U.S. Minister of the Interior Dirk Kempthorne warned in Washington that the polar bear could be at risk of extinction in the foreseeable future.
Kempthorne’s comments are based on satellite images showing that the polar ice surfaces have become smaller than ever before in the history of ice measurements.
At the same time he announced U.S. government directives for the protection of animals. This will be a hindrance to oil production in the U.S. state of Alaska, due to species protection.
The decline of the habitat on the frozen sea surface puts the number of bears continually falling with each summer season.
According to estimates, there are some 25,000 polar bears, of which two thirds live in Canada.
Scientific studies commissioned by the U.S. government say that given the melting polar ice caps an extinction of polar bears is possible by 2050.
Kempthorne called for effective measures against global warming, emphasising that the list of endangered species such as polar bears will grow as the global climate changes.
His department will support the implementation of a U.S. law on protection of endangered species including polar bears.
These could have a disastrous impact on the U.S. economy Kempthorne admitted.
The U.S. had in February legalized the production of oil and gas on land in the Chukchi Sea off Alaska in the immediate vicinity of the habitat of polar bears.
The decision, to put the polar bear species under protection, came from a recommendation from the Fisheries and Wildlife Authority in January 2007.

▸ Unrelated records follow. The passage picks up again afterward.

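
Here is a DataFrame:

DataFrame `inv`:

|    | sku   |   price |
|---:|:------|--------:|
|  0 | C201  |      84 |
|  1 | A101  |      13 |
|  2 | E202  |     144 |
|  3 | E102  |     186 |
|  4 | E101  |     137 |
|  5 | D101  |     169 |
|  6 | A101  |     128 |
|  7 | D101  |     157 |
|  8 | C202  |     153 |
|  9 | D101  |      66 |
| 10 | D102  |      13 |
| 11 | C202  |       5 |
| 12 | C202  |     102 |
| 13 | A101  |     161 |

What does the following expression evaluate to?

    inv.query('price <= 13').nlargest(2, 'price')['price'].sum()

filter rows where price <= 13:
     sku  price
1   A101     13
10  D102     13
11  C202      5
take 2 rows with largest price:
     sku  price
1   A101     13
10  D102     13

26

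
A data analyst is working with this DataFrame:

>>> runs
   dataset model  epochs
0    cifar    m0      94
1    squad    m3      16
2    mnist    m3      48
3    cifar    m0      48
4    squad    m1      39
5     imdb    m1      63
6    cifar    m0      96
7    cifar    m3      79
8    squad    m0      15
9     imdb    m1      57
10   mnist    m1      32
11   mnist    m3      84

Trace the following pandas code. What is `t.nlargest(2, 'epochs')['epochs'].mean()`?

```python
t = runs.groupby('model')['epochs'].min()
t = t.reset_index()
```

group by model, min of epochs:
model
m0    15
m1    32
m3    16
Name: epochs, dtype: int64
reset_index():
  model  epochs
0    m0      15
1    m1      32
2    m3      16
take 2 rows with largest epochs:
  model  epochs
1    m1      32
2    m3      16

24.0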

The U.S. Congress had put pressure on the government of George W. Bush because the Bush climate policy pursued so far has been a more reserved line than the countries of the EU.
So Bush rejected mandatory caps on emissions of greenhouse gases that are responsible for global warming.
The President of the world’s largest environmental organisation WWF, Carter Roberts, called the decision by the U.S. government a huge victory.
At the same time he regretted the delay with which the protection will come into force.